Discovery of novel 7-azaindole derivatives bearing dihydropyridazine moiety as c-Met kinase inhibitors
- Eur J Med Chem. 2017 Jun 16:133:97-106. doi: 10.1016/j.ejmech.2017.03.045.
- 1. School of Pharmacy, Jiangxi Science and Technology Normal University, Nanchang 330013, PR China. Electronic address: [email protected].
- 2. School of Pharmacy, Jiangxi Science and Technology Normal University, Nanchang 330013, PR China.
- 3. Jiangxi Province Institute of Materia Medica, Nanchang 330000, PR China.
- 4. School of Pharmacy, Jiangxi Science and Technology Normal University, Nanchang 330013, PR China. Electronic address: [email protected].
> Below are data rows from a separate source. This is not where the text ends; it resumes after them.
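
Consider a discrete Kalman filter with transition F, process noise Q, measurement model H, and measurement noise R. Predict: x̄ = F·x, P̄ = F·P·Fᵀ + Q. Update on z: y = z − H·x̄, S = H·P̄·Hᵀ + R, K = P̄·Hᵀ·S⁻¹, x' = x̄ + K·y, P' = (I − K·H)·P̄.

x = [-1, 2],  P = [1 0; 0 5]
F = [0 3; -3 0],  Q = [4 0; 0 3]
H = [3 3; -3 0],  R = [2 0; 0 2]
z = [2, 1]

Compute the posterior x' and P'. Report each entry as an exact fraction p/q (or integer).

x̄ = F·x = [6, 3]
P̄ = F·P·Fᵀ + Q = [49 0; 0 12]
y = z − H·x̄ = [-25, 19]
S = H·P̄·Hᵀ + R = [551 -441; -441 443]
K = P̄·Hᵀ·S⁻¹ = [147/24806 -8085/24806; 3987/12403 3969/12403]
x' = x̄ + K·y = [-4227/12403, 12945/12403]
P' = (I − K·H)·P̄ = [2695/12403 -2646/12403; -2646/12403 5304/12403]

x' = [-4227/12403, 12945/12403]
P' = [2695/12403 -2646/12403; -2646/12403 5304/12403]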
A series of 7-azaindole derivatives bearing the dihydropyridazine scaffold were synthesized and evaluated for their c-Met kinase inhibitory, and antiproliferative activity against 4 Cancer cell lines (HT29, A549, H460, U87MG) were evaluated in vitro. Most compounds showed moderate to excellent potency. Compared to foretinib, the most promising analog 34 (c-Met IC50: 1.06 nM, a multitarget tyrosine kinase inhibitor) showed a 6.4-, 7.8-, and 3.2-fold increase in activity against HT29, A549, and H460 cell lines, respectively. Structure activity relationship studies indicated that mono-EWGs (such as R2 = F) at 4-position of moiety D was a key factor in improving the antitumor activity.